Lom hauled at the air with his mouth but no breath would go in. Safran pulled his head up by the hair to see his face and hit him again. And again. When the men dropped his arms, he went down and curled up on the floor, knees tucked in against his chin, trying to protect himself. At last he was able to suck in some air, noisily. A sticky line of spit trailed from his mouth to the floor.

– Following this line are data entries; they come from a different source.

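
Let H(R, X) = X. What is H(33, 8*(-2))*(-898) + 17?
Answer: 14385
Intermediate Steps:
H(33, 8*(-2))*(-898) + 17 = (8*(-2))*(-898) + 17 = -16*(-898) + 17 = 14368 + 17 = 14385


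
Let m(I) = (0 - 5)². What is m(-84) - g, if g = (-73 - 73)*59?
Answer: 8639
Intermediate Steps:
m(I) = 25 (m(I) = (-5)² = 25)
g = -8614 (g = -146*59 = -8614)
m(-84) - g = 25 - 1*(-8614) = 25 + 8614 = 8639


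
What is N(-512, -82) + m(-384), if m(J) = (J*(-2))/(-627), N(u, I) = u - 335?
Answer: -177279/209 ≈ -848.22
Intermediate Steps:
N(u, I) = -335 + u
m(J) = 2*J/627 (m(J) = -2*J*(-1/627) = 2*J/627)
N(-512, -82) + m(-384) = (-335 - 512) + (2/627)*(-384) = -847 - 256/209 = -177279/209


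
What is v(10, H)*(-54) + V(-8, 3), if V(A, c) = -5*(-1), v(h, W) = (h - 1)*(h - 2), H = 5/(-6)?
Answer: -3883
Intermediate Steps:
H = -5/6 (H = 5*(-1/6) = -5/6 ≈ -0.83333)
v(h, W) = (-1 + h)*(-2 + h)
V(A, c) = 5
v(10, H)*(-54) + V(-8, 3) = (2 + 10**2 - 3*10)*(-54) + 5 = (2 + 100 - 30)*(-54) + 5 = 72*(-54) + 5 = -3888 + 5 = -3883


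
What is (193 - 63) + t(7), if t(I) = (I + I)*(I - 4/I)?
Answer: 220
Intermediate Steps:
t(I) = 2*I*(I - 4/I) (t(I) = (2*I)*(I - 4/I) = 2*I*(I - 4/I))
(193 - 63) + t(7) = (193 - 63) + (-8 + 2*7**2) = 130 + (-8 + 2*49) = 130 + (-8 + 98) = 130 + 90 = 220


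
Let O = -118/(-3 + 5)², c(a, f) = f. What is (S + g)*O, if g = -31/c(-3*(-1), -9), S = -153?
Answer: 39707/9 ≈ 4411.9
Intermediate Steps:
g = 31/9 (g = -31/(-9) = -31*(-⅑) = 31/9 ≈ 3.4444)
O = -59/2 (O = -118/(2²) = -118/4 = -118*¼ = -59/2 ≈ -29.500)
(S + g)*O = (-153 + 31/9)*(-59/2) = -1346/9*(-59/2) = 39707/9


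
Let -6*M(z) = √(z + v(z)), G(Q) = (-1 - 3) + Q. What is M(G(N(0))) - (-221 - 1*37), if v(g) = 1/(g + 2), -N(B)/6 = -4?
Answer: 258 - 7*√22/44 ≈ 257.25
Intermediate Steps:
N(B) = 24 (N(B) = -6*(-4) = 24)
v(g) = 1/(2 + g)
G(Q) = -4 + Q
M(z) = -√(z + 1/(2 + z))/6
M(G(N(0))) - (-221 - 1*37) = -√(1 + (-4 + 24)*(2 + (-4 + 24)))/√(2 + (-4 + 24))/6 - (-221 - 1*37) = -√(1 + 20*(2 + 20))/√(2 + 20)/6 - (-221 - 37) = -√22*√(1 + 20*22)/22/6 - 1*(-258) = -√22*√(1 + 440)/22/6 + 258 = -21*√22/22/6 + 258 = -7*√22/44 + 258 = 258 - 7*√22/44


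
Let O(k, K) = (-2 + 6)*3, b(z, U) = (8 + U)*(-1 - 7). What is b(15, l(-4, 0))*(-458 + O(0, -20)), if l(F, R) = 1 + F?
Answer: 17840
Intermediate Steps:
b(z, U) = -64 - 8*U (b(z, U) = (8 + U)*(-8) = -64 - 8*U)
O(k, K) = 12 (O(k, K) = 4*3 = 12)
b(15, l(-4, 0))*(-458 + O(0, -20)) = (-64 - 8*(1 - 4))*(-458 + 12) = (-64 - 8*(-3))*(-446) = (-64 + 24)*(-446) = -40*(-446) = 17840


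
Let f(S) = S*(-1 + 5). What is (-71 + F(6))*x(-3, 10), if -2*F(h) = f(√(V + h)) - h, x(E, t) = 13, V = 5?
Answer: -884 - 26*√11 ≈ -970.23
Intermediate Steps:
f(S) = 4*S (f(S) = S*4 = 4*S)
F(h) = h/2 - 2*√(5 + h) (F(h) = -(4*√(5 + h) - h)/2 = -(-h + 4*√(5 + h))/2 = h/2 - 2*√(5 + h))
(-71 + F(6))*x(-3, 10) = (-71 + ((½)*6 - 2*√(5 + 6)))*13 = (-71 + (3 - 2*√11))*13 = (-68 - 2*√11)*13 = -884 - 26*√11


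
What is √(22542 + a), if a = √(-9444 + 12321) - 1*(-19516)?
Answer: √(42058 + √2877) ≈ 205.21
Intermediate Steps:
a = 19516 + √2877 (a = √2877 + 19516 = 19516 + √2877 ≈ 19570.)
√(22542 + a) = √(22542 + (19516 + √2877)) = √(42058 + √2877)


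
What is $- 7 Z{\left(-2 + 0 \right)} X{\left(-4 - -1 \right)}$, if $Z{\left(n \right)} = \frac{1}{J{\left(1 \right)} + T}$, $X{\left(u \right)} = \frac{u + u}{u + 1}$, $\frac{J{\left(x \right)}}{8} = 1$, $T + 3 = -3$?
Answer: $- \frac{21}{2} \approx -10.5$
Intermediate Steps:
$T = -6$ ($T = -3 - 3 = -6$)
$J{\left(x \right)} = 8$ ($J{\left(x \right)} = 8 \cdot 1 = 8$)
$X{\left(u \right)} = \frac{2 u}{1 + u}$
$Z{\left(n \right)} = \frac{1}{2}$ ($Z{\left(n \right)} = \frac{1}{8 - 6} = \frac{1}{2}$)
$- 7 Z{\left(-2 + 0 \right)} X{\left(-4 - -1 \right)} = \left(-7\right) \frac{1}{2} \frac{2 \left(-4 - -1\right)}{1 - 3} = - \frac{7 \frac{2 \left(-4 + 1\right)}{1 + \left(-4 + 1\right)}}{2} = - \frac{7 \cdot 2 \left(-3\right) \frac{1}{1 - 3}}{2} = - \frac{7 \cdot 2 \left(-3\right) \frac{1}{-2}}{2} = - \frac{7 \cdot 2 \left(-3\right) \left(- \frac{1}{2}\right)}{2} = \left(- \frac{7}{2}\right) 3 = - \frac{21}{2}$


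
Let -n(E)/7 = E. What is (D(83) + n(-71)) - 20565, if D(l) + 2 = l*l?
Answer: -13181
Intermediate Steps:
n(E) = -7*E
D(l) = -2 + l² (D(l) = -2 + l*l = -2 + l²)
(D(83) + n(-71)) - 20565 = ((-2 + 83²) - 7*(-71)) - 20565 = ((-2 + 6889) + 497) - 20565 = (6887 + 497) - 20565 = 7384 - 20565 = -13181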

‘You,’ said Safran, ‘are nothing. You are made of shit.’

61

The room they left him in was stiflingly hot. It must have been somewhere deep inside the Lodka: there were no windows, just shadowless electric light from a reinforced glass recess in the ceiling. Some sort of interview room. A wooden table in the centre of floor, two chairs facing each other across it, another two along the wall. Green walls, a peeling linoleum floor and, around the edges of the room, solid, heavy iron pipes, bolted strongly to the wall and scalding hot to the touch. Leather straps were wrapped loosely around them, and there were stains and dried stuff stuck on the pipes. There were stains on the floor too. Dark brown. Through the door came the sound of a distant bell, footsteps, muffled yelling and shouting. It was impossible to tell what time it was. Whether it was night or day.